South Yorkshire Times, September 11, 1965

Third Machine Face at Denaby

Denaby Main colliery is to have a 365 yards long coalface, almost double the length of the average coalface and among the longest in Yorkshire coalfield.

This new face – N.W.67’s unit and associated equipment – conveyors, etc.-will cost upwards of £200,000 to install and will bring mechanisation at the pit to 90%, is due in operation this month and will be in the Haigh Moor seam, where there are already two mechanised faces.

It is displacing the Barnsley seam, which is now nearly worked out and where the “tub and stall” method of coal getting is still used. It will have a 150 h.p trepan shearer, backed up by Dobson five leg hydraulic supports, and a ripping machine in the roadway will provide greater speed and efficiency in advancing the face.

Working progress is reported directly to the office of the manager, Mr. Desmond McTighe, through radio contact equipment, believed to be the only such equipment used in the coalfield.

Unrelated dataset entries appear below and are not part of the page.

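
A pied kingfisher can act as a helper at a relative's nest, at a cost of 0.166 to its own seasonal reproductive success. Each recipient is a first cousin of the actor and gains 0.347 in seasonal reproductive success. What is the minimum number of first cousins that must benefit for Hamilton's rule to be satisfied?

4

r to a first cousin = 0.125 (first cousins share one grandparent pair — two paths of length 4: r = 2·(1/2)^4 = 1/8).
Hamilton's rule: n·r·B > C  ⇒  n > C/(r·B) = 0.166/(0.125·0.347) = 3.827.
The smallest integer exceeding 3.827 is 4.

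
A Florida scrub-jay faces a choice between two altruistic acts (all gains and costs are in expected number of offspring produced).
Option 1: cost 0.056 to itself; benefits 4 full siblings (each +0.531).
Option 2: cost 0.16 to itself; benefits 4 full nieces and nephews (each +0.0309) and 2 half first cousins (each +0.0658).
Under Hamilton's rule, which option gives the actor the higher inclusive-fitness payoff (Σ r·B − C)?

Option 1

Option 1: r to a full sibling = 0.5.
Option 1: Σ r·B − C = (4·0.5·0.531) − 0.056 = 1.006.
Option 2: r to a full niece or nephew = 0.25.
Option 2: r to a half first cousin = 0.0625.
Option 2: Σ r·B − C = (4·0.25·0.0309 + 2·0.0625·0.0658) − 0.16 = -0.120875.
Option 1 has the higher net inclusive-fitness payoff.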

The two present mechanised faces – 4’s and 5’s – each produce about 3,500 tonnes of the pits weekly output of 9,500 tonnes. Both faces operate 100 h.p. trepan shearers with hydraulic supports. Coal is taken by conveyors and main cast to the pit bottom.

To sustain its increasing mechanisation, the pit needs a further 50 trained face men – ex-miners included – to join its present 1150 labour force.